文摘Connected vehicles for safety and traffic efficient applications require device-to-device connections supporting one-to-many and many-to-many communication, precise absolute and relative positioning and distributed computing. Currently, the 5.9 GHz Dedicated Short Range Communications (DSRC) and 4G-Long-Term Evolution (LTE) are available for connected vehicle services. But both have limitations in reliability or latency over large scale field operational tests and deployment. This paper proposes the device-to-device (D2D) connectivity framework based on publish-subscribe architecture, with Message Queue Telemetry Transport (MQTT) protocol.
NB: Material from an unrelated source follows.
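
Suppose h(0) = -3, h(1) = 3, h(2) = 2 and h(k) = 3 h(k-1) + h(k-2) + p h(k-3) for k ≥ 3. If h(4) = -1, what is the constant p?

h(3) = 9 - 3p
h(4) = 29 - 6p
So 29 - 6p = -1, giving p = 5.

5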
With the publish-subscribe communication paradigm, road mobile users can exchange data and information in moderate latency and high reliability manner, having the potential to support many Vehicle to Everything (V2X) applications, including vehicle to vehicle (V2V), vehicle to roadside infrastructure (V2I), and vehicle to bicycle (V2B). The D2D data exchanges also facilitate computing for absolute and relative precise real-time kinematic (RTK) posi-tioning. Vehicular experiments were conducted to evaluate the performance of the proposed publish-subscribe MQTT protocols in term of latency and reliability. The latency of data exchanges is measured by One-trip-time (OTT) and the reliability is measured by the packet loss rate (PLR). Our results show that the latency of GNSS raw data exchanges between vehicles through 4G cellular networks at the rate of 10 Hz and the data rates of 10 kbps are less than 300 ms while the reliability is over 96%. Vehicular positioning experiments have also shown that vehicles can exchange raw GNSS data and complete mov-ing-base RTK positioning with the positioning availability of 98%.